Giletti non si ferma: "Avvocato, però le chiedo una cosa, sull'unica unghia che non è stata toccata e analizzata dai Ris allora, all'epoca, è stato trovato molto molto dna riconducibile alla linea familiare di Andrea Sempio. Quella è un'unghia che non è stata toccata, analizzata. Non la fa pensare almeno questo?". "E questo dato lei da dove lo ricava?

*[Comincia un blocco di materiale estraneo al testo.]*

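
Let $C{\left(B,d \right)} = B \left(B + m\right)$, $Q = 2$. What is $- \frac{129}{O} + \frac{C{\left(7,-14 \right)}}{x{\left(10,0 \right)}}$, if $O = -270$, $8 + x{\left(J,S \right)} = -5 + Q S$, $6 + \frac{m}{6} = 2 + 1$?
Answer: $\frac{7489}{1170} \approx 6.4009$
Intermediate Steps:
$m = -18$ ($m = -36 + 6 \left(2 + 1\right) = -36 + 6 \cdot 3 = -36 + 18 = -18$)
$C{\left(B,d \right)} = B \left(-18 + B\right)$ ($C{\left(B,d \right)} = B \left(B - 18\right) = B \left(-18 + B\right)$)
$x{\left(J,S \right)} = -13 + 2 S$ ($x{\left(J,S \right)} = -8 + \left(-5 + 2 S\right) = -13 + 2 S$)
$- \frac{129}{O} + \frac{C{\left(7,-14 \right)}}{x{\left(10,0 \right)}} = - \frac{129}{-270} + \frac{7 \left(-18 + 7\right)}{-13 + 2 \cdot 0} = \left(-129\right) \left(- \frac{1}{270}\right) + \frac{7 \left(-11\right)}{-13 + 0} = \frac{43}{90} - \frac{77}{-13} = \frac{43}{90} - - \frac{77}{13} = \frac{43}{90} + \frac{77}{13} = \frac{7489}{1170}$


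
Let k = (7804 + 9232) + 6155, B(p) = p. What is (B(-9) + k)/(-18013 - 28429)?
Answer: -11591/23221 ≈ -0.49916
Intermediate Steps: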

Perché non lo ricava certo dalla perizia Albani". "È un'indiscrezione che ho avuto". "Quando l'indiscrezione diventerà prova bene, quando l'indiscrezione risulterà prova, io ragionerò sulla prova", chiude la questione Cataliotti.

Poi lo scontrino: "Prima era alibi e poi potrebbe essere qualcosa di diverso contro Sempio", il famoso scontrino, il benedetto scontrino del parcheggio di Vigevano".

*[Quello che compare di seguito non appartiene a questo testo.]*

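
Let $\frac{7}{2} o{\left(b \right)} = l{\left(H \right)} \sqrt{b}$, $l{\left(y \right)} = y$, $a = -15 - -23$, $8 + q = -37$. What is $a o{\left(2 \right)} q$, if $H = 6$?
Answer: $- \frac{4320 \sqrt{2}}{7} \approx -872.77$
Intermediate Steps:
$q = -45$ ($q = -8 - 37 = -45$)
$a = 8$ ($a = -15 + 23 = 8$)
$o{\left(b \right)} = \frac{12 \sqrt{b}}{7}$ ($o{\left(b \right)} = \frac{2 \cdot 6 \sqrt{b}}{7} = \frac{12 \sqrt{b}}{7}$)
$a o{\left(2 \right)} q = 8 \frac{12 \sqrt{2}}{7} \left(-45\right) = \frac{96 \sqrt{2}}{7} \left(-45\right) = - \frac{4320 \sqrt{2}}{7}$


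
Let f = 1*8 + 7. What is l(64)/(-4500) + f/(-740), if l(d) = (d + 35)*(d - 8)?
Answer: -23167/18500 ≈ -1.2523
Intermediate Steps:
f = 15 (f = 8 + 7 = 15)
l(d) = (-8 + d)*(35 + d) (l(d) = (35 + d)*(-8 + d) = (-8 + d)*(35 + d))
l(64)/(-4500) + f/(-740) = (-280 + 64² + 27*64)/(-4500) + 15/(-740) = (-280 + 4096 + 1728)*(-1/4500) + 15*(-1/740) = 5544*(-1/4500) - 3/148 = -154/125 - 3/148 = -23167/18500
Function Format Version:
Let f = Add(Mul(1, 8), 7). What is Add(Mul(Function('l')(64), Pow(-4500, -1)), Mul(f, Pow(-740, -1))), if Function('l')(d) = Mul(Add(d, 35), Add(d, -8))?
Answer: Rational(-23167, 18500) ≈ -1.2523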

"Io so che l'originale di quello scontrino non è mai stato sequestrato, so che ne parlò il 4 ottobre 2008 sentito come testimone Andrea Sempio, non so se gli sia stata chiesta espressamente la consegna e non lo so perché la domanda venne rappresentata rappresentata con un acronimo, adr, a domanda rispondo e quindi non si sa quale fosse la domanda, non si sa se gli abbiano chiesto "Hai la prova di dove fossi o meno?". Vi dico che se fosse un processo non sarebbe un alibi, non lo sarebbe perché non indica la targa dell'auto, ricordiamo che la famiglia aveva solo un'autovettura in dotazione, né tantomeno il nome di chi di chi quell'auto la utilizzò quella mattina. Quindi è improprio definirlo alibi. È evidente che se quell'affermazione fatta da Andrea Sempio si rivelasse falsa, non corretta, un rilievo sia pur indiziario lo verrebbe ad avere".